2. Primeiro, o Talmud

O que ele é

O Talmud tem duas camadas.

A primeira é a Mishná — um código compacto de lei judaica em hebraico, em seis ordens (sedarim) e sessenta e três tratados, editado por Rabi Yehudá HaNassi por volta do ano 200 EC na Terra de Israel. Seus mestres são os Tanaim, do aramaico tena, "repetir", porque carregavam a tradição de cor e a repetiam em voz alta.

A segunda é a Guemará — três séculos de discussão da Mishná, em aramaico misturado com hebraico, por mestres chamados Amoraim, "falantes" ou "explicadores". A Guemará pergunta o que a Mishná significa, de onde ela vem na Escritura, como se encaixa com outros ensinos, e como se aplica. Pelo caminho, ela registra o que os sábios disseram sobre quase todo o resto.
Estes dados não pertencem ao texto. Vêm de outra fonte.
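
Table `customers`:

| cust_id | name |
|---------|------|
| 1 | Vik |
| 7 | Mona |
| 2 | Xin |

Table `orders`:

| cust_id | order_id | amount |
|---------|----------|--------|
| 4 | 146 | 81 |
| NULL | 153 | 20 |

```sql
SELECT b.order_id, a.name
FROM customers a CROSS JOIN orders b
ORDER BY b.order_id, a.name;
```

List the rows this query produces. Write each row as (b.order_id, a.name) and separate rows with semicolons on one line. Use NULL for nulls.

CROSS JOIN pairs every row of `customers` with every row of `orders`: 3 × 2 = 6 rows.

(146, Mona); (146, Vik); (146, Xin); (153, Mona); (153, Vik); (153, Xin)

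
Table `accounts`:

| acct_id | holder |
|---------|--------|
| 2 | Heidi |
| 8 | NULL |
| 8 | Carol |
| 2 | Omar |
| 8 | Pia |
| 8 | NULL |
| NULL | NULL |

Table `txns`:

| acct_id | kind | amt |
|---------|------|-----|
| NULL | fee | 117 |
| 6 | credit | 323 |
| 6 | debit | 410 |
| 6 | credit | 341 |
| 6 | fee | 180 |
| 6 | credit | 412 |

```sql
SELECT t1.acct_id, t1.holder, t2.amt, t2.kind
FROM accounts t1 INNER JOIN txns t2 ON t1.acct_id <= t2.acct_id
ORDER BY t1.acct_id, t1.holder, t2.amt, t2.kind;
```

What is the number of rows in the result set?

INNER JOIN keeps only pairs where the ON condition holds.
Matching on t1.acct_id <= t2.acct_id. A NULL in a compared column never satisfies the condition.
Matched pairs: 10.
Total: 10 rows.

10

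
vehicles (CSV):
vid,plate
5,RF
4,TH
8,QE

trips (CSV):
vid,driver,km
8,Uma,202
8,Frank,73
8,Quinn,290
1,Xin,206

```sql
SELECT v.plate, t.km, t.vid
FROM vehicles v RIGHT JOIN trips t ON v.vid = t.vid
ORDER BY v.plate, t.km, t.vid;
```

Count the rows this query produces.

RIGHT JOIN keeps every row from `trips`; unmatched rows get NULL for `vehicles`'s columns.
Matching on v.vid = t.vid.
- v (vid=5) has no partner in t.
- v (vid=4) has no partner in t.
- v (vid=8) pairs with 3 row(s) of t.
- plus 1 unmatched t row(s), each kept with NULL v columns.
Total: 3 matched + 1 padded = 4 rows.

4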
Mishná e Guemará impressas juntas são o Talmud. O nome Shas é abreviação de shishá sedarim, "seis ordens".

Por que se chama "Talmud"

Talmud vem da raiz ל-מ-ד, "aprender" e "ensinar". No vocabulário do próprio Talmud a palavra ainda não nomeia um livro. Ela nomeia uma atividade: o raciocínio que deriva a lei da Mishná e da Escritura. "Divida seus anos em três: um terço para a Escritura, um terço para a Mishná, um terço para o talmud."³ O livro tomou o nome da atividade que ele registra.
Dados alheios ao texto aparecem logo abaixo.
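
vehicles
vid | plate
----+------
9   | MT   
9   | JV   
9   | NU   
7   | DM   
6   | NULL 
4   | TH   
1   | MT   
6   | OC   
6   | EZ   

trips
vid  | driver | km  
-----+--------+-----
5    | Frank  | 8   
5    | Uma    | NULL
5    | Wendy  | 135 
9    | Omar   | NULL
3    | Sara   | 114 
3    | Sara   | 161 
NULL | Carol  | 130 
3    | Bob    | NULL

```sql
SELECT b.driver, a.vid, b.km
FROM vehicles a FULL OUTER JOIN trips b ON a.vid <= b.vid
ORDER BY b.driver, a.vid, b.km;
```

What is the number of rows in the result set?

19

FULL OUTER JOIN keeps every row from both sides; unmatched rows get NULL for the other side's columns.
Matching on a.vid <= b.vid. A NULL in a compared column never satisfies the condition.
Matched pairs: 18; unmatched a rows kept: 0; unmatched b rows kept: 1.
Total: 18 matched + 1 padded = 19 rows.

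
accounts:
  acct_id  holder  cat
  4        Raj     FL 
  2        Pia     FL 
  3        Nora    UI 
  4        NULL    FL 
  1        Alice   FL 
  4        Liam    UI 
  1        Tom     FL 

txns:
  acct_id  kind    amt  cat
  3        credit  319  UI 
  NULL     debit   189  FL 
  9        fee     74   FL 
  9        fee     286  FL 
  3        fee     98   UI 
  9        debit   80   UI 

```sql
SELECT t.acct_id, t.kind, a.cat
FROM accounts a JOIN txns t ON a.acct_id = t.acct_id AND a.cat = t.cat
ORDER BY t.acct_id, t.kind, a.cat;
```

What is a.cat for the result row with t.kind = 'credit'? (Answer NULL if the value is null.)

INNER JOIN keeps only pairs where the ON condition holds.
Matching on a.acct_id = t.acct_id AND a.cat = t.cat. A NULL in a compared column never satisfies the condition.
Matched pairs: 2.

UI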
Guemará é aramaico para "aprendizado" ou "conclusão". Nas edições impressas ela também virou o nome cotidiano da obra inteira, em parte porque os censores cristãos do século XVI proibiram a palavra "Talmud" na folha de rosto.

Há dois Talmudes

  • O Talmud de Jerusalém (Yerushalmi), apesar do nome, foi feito na Galileia — sobretudo em Tiberíades — e chegou à forma final por volta de 350–400 EC. É mais curto, mais seco e menos acabado.
  • O Talmud da Babilônia (Bavli) foi feito nas academias da Babilônia — Sura, Nehardea, Pumbedita, Mechozá — no que hoje é o Iraque, e chegou à forma final por volta de 500 EC. É mais longo e mais polido.
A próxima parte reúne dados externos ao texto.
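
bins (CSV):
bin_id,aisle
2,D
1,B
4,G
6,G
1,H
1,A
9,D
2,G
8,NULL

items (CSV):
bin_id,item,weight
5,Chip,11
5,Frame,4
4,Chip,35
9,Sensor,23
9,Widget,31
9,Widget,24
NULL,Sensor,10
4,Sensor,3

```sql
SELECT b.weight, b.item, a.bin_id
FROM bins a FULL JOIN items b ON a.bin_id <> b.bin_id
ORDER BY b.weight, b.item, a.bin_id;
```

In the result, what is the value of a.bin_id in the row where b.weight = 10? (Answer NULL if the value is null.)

NULL

FULL OUTER JOIN keeps every row from both sides; unmatched rows get NULL for the other side's columns.
Matching on a.bin_id <> b.bin_id. A NULL in a compared column never satisfies the condition.
- a[0] bin_id=2 → 7 match(es) in b → 7 row(s).
- a[1] bin_id=1 → 7 match(es) in b → 7 row(s).
- a[2] bin_id=4 → 5 match(es) in b → 5 row(s).
- a[3] bin_id=6 → 7 match(es) in b → 7 row(s).
- a[4] bin_id=1 → 7 match(es) in b → 7 row(s).
- a[5] bin_id=1 → 7 match(es) in b → 7 row(s).
- a[6] bin_id=9 → 4 match(es) in b → 4 row(s).
- a[7] bin_id=2 → 7 match(es) in b → 7 row(s).
- a[8] bin_id=8 → 7 match(es) in b → 7 row(s).
- plus 1 unmatched b row(s), each kept with NULL a columns.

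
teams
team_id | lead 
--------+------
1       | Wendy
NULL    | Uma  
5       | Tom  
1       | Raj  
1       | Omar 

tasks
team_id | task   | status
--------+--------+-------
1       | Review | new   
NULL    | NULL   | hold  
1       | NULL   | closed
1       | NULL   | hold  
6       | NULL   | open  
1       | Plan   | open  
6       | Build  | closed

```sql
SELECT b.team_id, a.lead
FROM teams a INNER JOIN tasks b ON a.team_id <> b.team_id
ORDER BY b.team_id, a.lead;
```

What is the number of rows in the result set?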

"O Talmud", sem qualificação, quer dizer o Bavli. Ele se tornou o texto autorizado para a lei e o estudo judaicos em toda parte. São 2.711 folhas de frente e verso na edição padrão de Vilna; a uma folha por dia, leva cerca de sete anos e meio.

Quem o fez, e onde

Judeus viviam na Babilônia desde o exílio de 597 e 586 AEC. Quando a Mishná de Rabi Yehudá HaNassi chegou a eles na década de 220, dois de seus alunos, Rav e Shmuel, abriram as academias de Sura e Nehardea, e começaram três séculos de discussão. A comunidade vivia sob o domínio persa, em geral em paz e livre para estudar. Essa é a principal razão de o Bavli ser mais longo e mais calmo que o Yerushalmi, cujos sábios trabalharam sob Roma nos anos de suas crises e de sua virada ao cristianismo.

O Talmud nomeia seu próprio ponto final: "Rav Ashi e Ravina são o fim da instrução."⁴ Rav Ashi dirigiu a academia de Sura por uns sessenta anos, até sua morte em 427. A tradição — posta por escrito por Rav Sherirá Gaon em sua carta de 987, a mais antiga história do Talmud que temos — diz que Rav Ashi reviu todo o corpo do ensino duas vezes, tratado por tratado, ao longo de uma vida.⁵ Ravina, uma geração depois, fechou a obra por volta de 475–500. Depois deles, os Savoraim ("os que raciocinam") acrescentaram palavras de ligação, arrumaram o vaivém das perguntas e respostas, e fixaram o texto.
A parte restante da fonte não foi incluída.